Diese Geschichte steht so ähnlich auch in der Bibel. Du kannst sie in Lukas 15 Verse 11 bis 32 nachlesen. Gott wartet wie liebender Vater darauf, dass wir zu ihm umkehren und in seine liebenden Vaterarme laufen. Fühlst du dich von deinem Leben enttäuscht? Hast du alles verloren, keine Freunde, keine Arbeit, keine Familie, kein Geld mehr und siehst du kein Sinn mehr in deinem Leben?

Dann dreh dich um zu Gott, der dich liebt, und laufe zu ihm. Er wartet sehnsüchtig darauf, dich in seine Arme schließen zu können und dir wieder Freude und ein sinnerfülltes Leben zu schenken. Warte nicht länger – komme HEUTE!
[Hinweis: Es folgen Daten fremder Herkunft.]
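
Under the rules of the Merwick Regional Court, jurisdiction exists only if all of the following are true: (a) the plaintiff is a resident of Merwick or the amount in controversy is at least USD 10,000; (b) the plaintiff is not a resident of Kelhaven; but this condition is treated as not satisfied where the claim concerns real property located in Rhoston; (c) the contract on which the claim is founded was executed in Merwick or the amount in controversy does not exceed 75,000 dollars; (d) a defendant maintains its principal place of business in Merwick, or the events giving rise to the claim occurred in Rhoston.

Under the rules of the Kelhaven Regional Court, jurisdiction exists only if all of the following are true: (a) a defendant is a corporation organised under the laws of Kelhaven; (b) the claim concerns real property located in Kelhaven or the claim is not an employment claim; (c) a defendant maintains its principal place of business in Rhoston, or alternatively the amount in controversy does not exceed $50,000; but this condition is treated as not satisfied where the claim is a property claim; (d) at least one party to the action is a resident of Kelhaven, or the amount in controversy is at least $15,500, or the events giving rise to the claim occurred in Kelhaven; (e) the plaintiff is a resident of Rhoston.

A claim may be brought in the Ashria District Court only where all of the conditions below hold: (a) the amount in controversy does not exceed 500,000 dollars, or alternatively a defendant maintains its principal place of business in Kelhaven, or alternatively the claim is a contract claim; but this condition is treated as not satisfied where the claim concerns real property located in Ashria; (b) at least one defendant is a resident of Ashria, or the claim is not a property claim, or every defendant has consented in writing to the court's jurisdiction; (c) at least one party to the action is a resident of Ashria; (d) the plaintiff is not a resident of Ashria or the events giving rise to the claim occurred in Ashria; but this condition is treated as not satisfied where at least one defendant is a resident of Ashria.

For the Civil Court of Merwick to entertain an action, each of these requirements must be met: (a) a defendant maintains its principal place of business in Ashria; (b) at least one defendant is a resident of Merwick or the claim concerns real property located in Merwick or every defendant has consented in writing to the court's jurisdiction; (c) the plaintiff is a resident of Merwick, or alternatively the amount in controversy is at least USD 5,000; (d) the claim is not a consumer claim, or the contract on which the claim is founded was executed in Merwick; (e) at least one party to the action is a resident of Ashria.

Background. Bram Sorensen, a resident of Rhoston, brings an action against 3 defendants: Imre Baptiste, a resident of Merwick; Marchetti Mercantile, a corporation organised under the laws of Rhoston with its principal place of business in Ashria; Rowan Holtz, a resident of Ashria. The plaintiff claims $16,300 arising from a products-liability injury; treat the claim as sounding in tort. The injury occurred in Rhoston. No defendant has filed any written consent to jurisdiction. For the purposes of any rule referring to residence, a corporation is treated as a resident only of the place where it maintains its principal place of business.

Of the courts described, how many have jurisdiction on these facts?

The Merwick Regional Court:
  (a) The amount in controversy is USD 16,300, which meets the USD 10,000 floor, so one alternative holds. Condition met.
  (b) The plaintiff resides in Rhoston, which is not Kelhaven. The carve-out does not apply: the claim does not concern real property. Satisfied.
  (c) The amount in controversy is $16,300, within the $75,000 ceiling, which satisfies one of the alternatives. Condition met.
  (d) The operative events occurred in Rhoston, so this disjunct is met. Met.
  → Jurisdiction lies.
The Kelhaven Regional Court:
  (a) The corporate defendant(s) are organised in Rhoston, not Kelhaven. Fails.
  (b) The claim is a tort claim, not an employment claim, which satisfies one of the alternatives. Met.
  (c) The amount in controversy is 16,300 dollars, within the 50,000 dollars ceiling — that alternative is enough. And the carve-out is inapplicable — the claim is a tort claim, not a property claim. Met.
  (d) The amount in controversy is 16,300 dollars, which meets the 15,500 dollars floor, so this disjunct is met. Satisfied.
  (e) The plaintiff resides in Rhoston. Satisfied.
  → No jurisdiction.
The Ashria District Court:
  (a) The amount in controversy is 16,300 dollars, within the $500,000 ceiling, so one alternative holds. The carve-out does not apply: the claim does not concern real property. Met.
  (b) Marchetti Mercantile resides in Ashria, so this disjunct is met. Satisfied.
  (c) Marchetti Mercantile resides in Ashria. Met.
  (d) The plaintiff resides in Rhoston, which is not Ashria — that alternative is enough. But the carve-out bites: Marchetti Mercantile resides in Ashria. Fails.
  → No jurisdiction.
The Civil Court of Merwick:
  (a) Marchetti Mercantile has its principal place of business in Ashria. Condition met.
  (b) Imre Baptiste resides in Merwick, which satisfies one of the alternatives. Condition met.
  (c) The amount in controversy is 16,300 dollars, which meets the USD 5,000 floor — that alternative is enough. Condition met.
  (d) The claim is a tort claim, not a consumer claim, so one alternative holds. Satisfied.
  (e) Marchetti Mercantile resides in Ashria. Satisfied.
  → All conditions met; jurisdiction exists.
Courts with jurisdiction: the Merwick Regional Court, the Civil Court of Merwick — 2 in total.

2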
„Wag den Sprung in Gottes Hände, lass dich fallen wie ein Kind! Du sollst wissen, dass am Ende nur, wer Gott vertraut gewinnt. Wenn du dich auf ihn verlässt, hält er dich für immer fest. Wag den Sprung in Gottes Hände, lass dich fallen wie ein Kind.

Niemand soll verloren gehen, alle sind von Gott geliebt. Bleib nicht länger zweifelnd stehen, weil es Rettung für dich gibt. Nimm es jetzt im Glauben an, was der Herr für dich getan. Niemand soll verloren gehen, alle sind von Gott geliebt.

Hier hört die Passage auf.